Cavitation-Induced Microjets
In cavitation, tiny bubbles of vapor form and collapse in a liquid, often sending shock waves ricocheting. In most occurrences beyond the lab, cavitation bubbles aren’t a solo act; many bubbles can form and interact. This video takes a look at some of the effects of those interactions. When close together, two cavitation bubbles can act to focus the flow during collapse, generating a microjet strong enough to penetrate into nearby surfaces. Researchers hope this technique may one day be used for needle-free injections. (Image, video, and submission credit: A. Mishra et al.)

Pressure At The Dam
Hydrostatic pressure in a fluid is based on the fluid’s depth. You’ll rarely see a more dramatic example of that power than with a water release from a dam. Here we see the outlet of the Verbund Hydro Power dam in Austria. With 190 meters of water behind the dam, the outlet jet is massive. It moves 20,000 liters of water per second at a speed of 50 meters per second. Imagine what it would be like to stand next to that! (Image and video credit: Discovery UK; submitted by Olwyn B.)

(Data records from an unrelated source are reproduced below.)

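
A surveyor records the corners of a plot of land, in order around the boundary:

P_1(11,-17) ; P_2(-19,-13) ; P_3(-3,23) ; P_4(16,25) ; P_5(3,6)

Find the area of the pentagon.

Apply the surveyor's formula: 2A = Σ (x_i·y_{i+1} − x_{i+1}·y_i), indices taken mod 5.
P_1→P_2: (11)(-13) − (-19)(-17) = -466
P_2→P_3: (-19)(23) − (-3)(-13) = -476
P_3→P_4: (-3)(25) − (16)(23) = -443
P_4→P_5: (16)(6) − (3)(25) = 21
P_5→P_1: (3)(-17) − (11)(6) = -117
Σ = -1481
Area = |Σ|/2 = 740.5.

740.5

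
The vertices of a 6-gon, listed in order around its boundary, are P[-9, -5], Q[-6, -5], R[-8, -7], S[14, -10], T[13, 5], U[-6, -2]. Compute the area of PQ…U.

Apply the shoelace (surveyor's) formula: 2A = Σ (x_i·y_{i+1} − x_{i+1}·y_i), indices taken mod 6.
Σ = (15) + (2) + (178) + (200) + (4) + (12) = 411
Area = |Σ|/2 = 205.5.

205.5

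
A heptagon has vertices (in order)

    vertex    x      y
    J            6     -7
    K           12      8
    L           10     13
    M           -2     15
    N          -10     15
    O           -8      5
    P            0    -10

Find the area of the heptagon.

357

Apply the shoelace (surveyor's) formula: 2A = Σ (x_i·y_{i+1} − x_{i+1}·y_i), indices taken mod 7.
J→K: (6)(8) − (12)(-7) = 132
K→L: (12)(13) − (10)(8) = 76
L→M: (10)(15) − (-2)(13) = 176
M→N: (-2)(15) − (-10)(15) = 120
N→O: (-10)(5) − (-8)(15) = 70
O→P: (-8)(-10) − (0)(5) = 80
P→J: (0)(-7) − (6)(-10) = 60
Σ = 714
Area = |Σ|/2 = 357.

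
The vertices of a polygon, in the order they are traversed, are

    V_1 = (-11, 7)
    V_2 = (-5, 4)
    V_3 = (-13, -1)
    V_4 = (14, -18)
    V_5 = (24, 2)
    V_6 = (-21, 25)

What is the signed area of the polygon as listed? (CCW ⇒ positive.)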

Breaking Up Is(n’t) Hard to Do
Engineers often need to break a liquid jet up into droplets. To do so quickly, they surround the jet with a ring of fast-moving air in a set-up known as a coaxial jet. Shear between the gas and liquid creates instabilities that quickly distort the jet’s initial cylinder into sheets and ligaments. Those formations then undergo their own instabilities to break up into drops. The method is, as you can see in the high-speed images above, quite effective, though the breakup mechanism itself is tough to quantify. (Image credit: G. Ricard et al.)

Microjets and Needle-Free Injection
Some people don’t mind needles, and others absolutely detest them. But to replace needles with needle-free injections, we have to understand how high-speed microjets pass through skin. Given skin’s opacity, that’s tough, so researchers are instead using droplets as a model. If we can understand the dynamics of a microjet passing through different kinds of droplets, getting jets of medicine into arms becomes easier.
Researchers found that jets passed completely through a droplet if they impacted above a critical velocity. For Newtonian droplets, the jet creates a cavity and shoots straight through because the inertia of the impact outweighs the countering force of surface tension. But with viscoelastic drops, the jet goes through, slows down, and gets sucked back into the droplet. In this case, the combination of surface tension and viscoelasticity can, eventually, overpower the jet’s inertia. (Image, research, and submission credit: M. Quetzeri-Santiago et al.)